Thanks for reading the blog and the poem. Please leave a comment as they are all appreciated.
Dermot Moroney 2024
Saturday 13 April 2024
Photographing The Stars
Justine (not her real name) was a student in my A-level English class. She didn't go a bundle on D.H. Lawrence ('The Rainbow') or Thackeray ('Vanity Fair'). I wondered if that was because she was Canadian, too culturally removed. Her father was on assignment in London working for some record company (EMI possibly). It did occur to me that maybe those novels were just too long for her transatlantic attention span! But she didn't much like William Blake either ('Songs of Innocence and Experience'), couldn't accept that the poet saw and conversed with angels. And as for Shakespeare...

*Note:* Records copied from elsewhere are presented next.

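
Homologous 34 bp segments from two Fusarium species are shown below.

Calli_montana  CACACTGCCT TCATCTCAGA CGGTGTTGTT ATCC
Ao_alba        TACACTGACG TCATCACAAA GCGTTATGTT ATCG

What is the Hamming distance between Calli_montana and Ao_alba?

The sequences differ at positions 1 (C/T), 8 (C/A), 10 (T/G), 16 (T/A), 19 (G/A), 21 (C/G), 22 (G/C), 25 (G/T), 26 (T/A), 34 (C/G).
That gives 10 mismatches out of 34 aligned sites, so the Hamming distance is 10.

10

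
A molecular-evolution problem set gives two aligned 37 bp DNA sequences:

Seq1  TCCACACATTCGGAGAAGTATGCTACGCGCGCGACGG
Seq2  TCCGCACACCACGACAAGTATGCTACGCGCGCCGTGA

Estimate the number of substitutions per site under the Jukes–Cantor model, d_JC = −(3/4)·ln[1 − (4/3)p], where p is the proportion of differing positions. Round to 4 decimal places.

The sequences differ at positions 4 (A/G), 9 (T/C), 10 (T/C), 11 (C/A), 12 (G/C), 15 (G/C), 33 (G/C), 34 (A/G), 35 (C/T), 37 (G/A).
p = 10/37 = 0.270270.
d = −0.75 · ln(1 − (4/3)·0.270270) = −0.75 · ln(0.639640) = −0.75 · (-0.446850) = 0.3351.

0.3351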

In fact she didn't have a lot of time for English Literature, period (as she would have put it). Art was what she did have an enthusiasm for, her main subject. I think economics was the third one but I'm not sure. Her attendance and attention were sporadic at best over the course of eighteen months. She came across as a rich girl doing us a favour by filling in time in class, when what she really wanted to be doing was photographing the stars.
expensive camera gear |
To move this story on, Justine's father apparently decided to break his daughter's cycle of rejections by arranging for her to be the official photographer for a newly signed band on the label he worked for. She was to go on tour with Slowly Boiling Frog, document their shows and offstage antics and shoot the cover for their debut long-player. This was, conveniently or otherwise, in the Easter holidays just months before A-level exams.